Dalam rangka memperkaya wawasan tentang perkembangan perekonomian Indonesia, KJRI Hong Kong menggelar acara diskusi ekonomi bertema “Perkembangan Ekonomi Global dan Kawasan Asia Timur: Implikasi Kebijakan Ekonomi di Indonesia”, Selasa (14/3).

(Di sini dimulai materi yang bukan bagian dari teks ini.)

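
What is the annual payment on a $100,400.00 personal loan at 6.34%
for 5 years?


Formula: PMT = PV * r / (1 - (1+r)^(-n))
Denominator: 1 - (1 + 0.0634)^(-5) = 0.264612
Numerator: $100,400.00 * 0.0634 = 6365.36
PMT = 6365.36 / 0.264612 = $24,055.48

$24,055.48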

Acara yang digelar di aula BNI Hong Kong ini diikuti oleh para peserta yang berasal dari para pimpinan dan staf BMUN dan BUMS, pelajar dan mahasiswa, diaspora Indonesia serta para staf KJRI Hong Kong.

 

Membuka acara, Konjen RI Hong Kong Bapak Tri Tharyat menyampaikan kegiatan ini merupakan salah satu bagian dari upaya terus menerus memperbarui informasi dan perkembangan tentang perekonomian Indonesia“Kita perlu terus belajar untuk bisa berkontribusi terhadap kemajuan perekonomian di tanah air,” ujar Konjen RI.

 

Berbicara selaku nara sumber utama, Kepala Bank Indonesia Perwakilan RI Tokyo, Jepang, Bapak Reza Anglingkusumo menyampaikan berbagai update perkembangan ekonomi serta berbagai kebijakan pemerintah Indonesia dalam menghadapi perkembangan ekonomi global dan kawasan.

 

Perkembangan perekonomian global, menurut Reza, akan dipengaruhi beberapfaktor utama seperti pelambatan pertumbuhan ekonomi RRT, kebijakan ekonomi Donald Trump dan dampak keluarnya Inggris dari Uni Eropa (Brexit). 

 

“Dampak dari faktor-faktor itu adalah akan terjadi divergensi dari kebijakan yang dikeluarkan berbagai negara, sehingga aliran modal akan banyak berubah,” jelas Reza. Ditambahkannya, dalam kaitan yang sama, suku bunga diperkirakan akan naik di AS dan negara-negara maju. 

 

Walaupun demikian, Reza menyampaikan bahwa situasi perekonomian Indonesia ke depan masih dalam kondisi baik. “Walaupun terjadi pelambatan ekonomi di RRT, pertumbuhan ekonomi Indonesia masih naik dari 4,9 persen tahun 2015 menjadi 5,02 persen pada tahun 2016” katanya.

 

Pertumbuhan itu, menurut Reza, disebabkan karena para pelaku ekspor Indonesia dapat melakukan penyesuaian dengan cepat, mengingat ekspor pasar ekspor Indonesia terhitung cukup beragam apabila dibanding negara ASEAN lainnya. Selain itu, cukup tingginya investasi menjadikan neraca perdagangan tetap surplus dan cadangan devisa tetap tinggi. “Saat ini, fundamental ekonomi Indonesia cukup solid dan likuid”, jelas Reza.

 

Pada sesi tanya jawab, beberapa peserta menyampaikan pertanyaan, terutama tentang dampak kebijakan Presiden Donald Trump. Dijelaskan bahwa retorika Trump yang akan membebankan border tax akan sulit direalisasikan karena saat ini secara global kegiatan usaha telah begitu interconnected

 

“Jadi kemungkinan kebijakan ekonomi akan tetap seperti semula, namun dilakukan lebih ke arah bilateral trade regime” kata Reza saat menutup penjelasannya.